Die angefachte Wuthysterie führt längst auch zu unflätigen Beschimpfungen von Freunden und Familienangehörigen der Politiker und sogar zu Sachbeschädigungen.

Ich bin von solchen Vorgängen mit betroffen. In dieses bestürzend gehässige, brutalisierende Klima hinein hat Ihre Stellungnahme unter dem Zeichen des Hirtenstabes indirekt und stillschweigend, wenn auch ganz sicher nicht beabsichtigt oder gewollt, auch diesen wüsten Rausch der Aggressivität und der Verbalinjurien in der öffentlichen Meinung als angemessenen „Unmut vieler Menschen“ („Dolomiten“ vom 6.3. d.J.) erscheinen lassen.

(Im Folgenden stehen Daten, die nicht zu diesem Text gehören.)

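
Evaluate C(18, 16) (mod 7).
6

Using Lucas' theorem:
Write n=18 and k=16 in base 7:
n in base 7: [2, 4]
k in base 7: [2, 2]
C(18,16) mod 7 = ∏ C(n_i, k_i) mod 7
Digit binomials (mod 7): C(2,2) = 1; C(4,2) = 6
Product: 1 × 6 = 6 ≡ 6 (mod 7)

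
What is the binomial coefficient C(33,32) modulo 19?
14

Using Lucas' theorem:
Write n=33 and k=32 in base 19:
n in base 19: [1, 14]
k in base 19: [1, 13]
C(33,32) mod 19 = ∏ C(n_i, k_i) mod 19
Digit binomials (mod 19): C(1,1) = 1; C(14,13) = 14
Product: 1 × 14 = 14 ≡ 14 (mod 19)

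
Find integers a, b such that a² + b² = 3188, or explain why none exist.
22² + 52² (a=22, b=52)

Factorization: 3188 = 2^2 × 797
By Fermat: n is sum of two squares iff every prime p ≡ 3 (mod 4) appears to even power.
All primes ≡ 3 (mod 4) appear to even power.
Search a = 0, 1, 2, … for 3188 - a² a perfect square: first hit at a = 22: 3188 - 484 = 2704 = 52².
3188 = 22² + 52² = 484 + 2704 ✓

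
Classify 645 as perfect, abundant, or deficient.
deficient

Proper divisors of 645: sum = 1 + 3 + 5 + 15 + 43 + 129 + 215 = 411
Since 411 < 645, 645 is deficient.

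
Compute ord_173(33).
86

173 is prime, so ord(33) divides φ(173) = 172.
Divisors of 172: 1, 2, 4, 43, 86, 172.
Repeated squaring: 33^1 ≡ 33, 33^2 ≡ 51, 33^4 ≡ 6, 33^8 ≡ 36, 33^16 ≡ 85, 33^32 ≡ 132, 33^64 ≡ 124, 33^128 ≡ 152 (mod 173).
Test 33^d mod 173 for each divisor d in increasing order:
33^1 ≡ 33
33^2 ≡ 51
33^4 ≡ 6
33^43 = 33^32·33^8·33^2·33^1 ≡ 172
33^86 = 33^64·33^16·33^4·33^2 ≡ 1  ← first divisor giving 1
The order is 86.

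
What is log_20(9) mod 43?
8

Baby-step giant-step with step n = ⌈√43⌉ = 7.
Baby steps 20^j mod 43 (j:value) for j=0..6: 0:1, 1:20, 2:13, 3:2, 4:40, 5:26, 6:4.
Giant-step multiplier: 20^(-7) ≡ 20^(42-7) = 20^35 ≡ 7 (mod 43).
Giant steps γ_i = 9·7^i mod 43: γ_0=9, γ_1=20 (in table at j=1).
x = i·n + j = 1·7 + 1 = 8.
Check: 20^8 ≡ 9 (mod 43).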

Dies vor allem, weil Sie den bemerkenswerten sozialpolitischen Zusammenhang des kritisierten Rentengesetzes völlig ausblendet haben: zugunsten dringender Hilfsmaßnahmen für Südtiroler Familien haben Politiker durch eigene Rentenkürzungen 50 Millionen Euro für das regionale Familienpaket bereitgestellt und es damit für die nächsten zehn Jahre gesichert. Auch die aus dem Amt geschiedenen Politiker haben diese soziale Solidarität freiwillig mitgetragen.

Ich brauche soziale und humanitäre Haltung nicht erst zu lernen und habe wie alle meine Kollegen stets jedes Foto süchtige und die Empfänger demütigende Gutmenschen-Getue vermieden. So haben es alle Kolleginnen und Kollegen in ihrer persönlichen Hilfsbereitschaft gehalten.

Ich stelle mich wie jeder andere Politiker jederzeit und in jedem demokratischen Rahmen auch der amtskirchlichen Kritik und bin zu jeder privaten wie öffentlichen Diskussion auch mit jedem kirchlichen Vertreter – den Bischof der Diözese eingeschlossen – natürlich bereit, aber im richtigen Rahmen, fair, demokratisch und sachbezogen. Pauschalverurteilungen von der Kanzel, die mich mit meinen früheren Kollegen automatisch mit betreffen, weise ich jedoch zurück.

Ungeachtet meiner Kritik aus aktuellem Anlass möchte ich Ihnen für Ihre pastoralen Bemühungen für die Diözese auch meinen persönlichen Dank aussprechen.”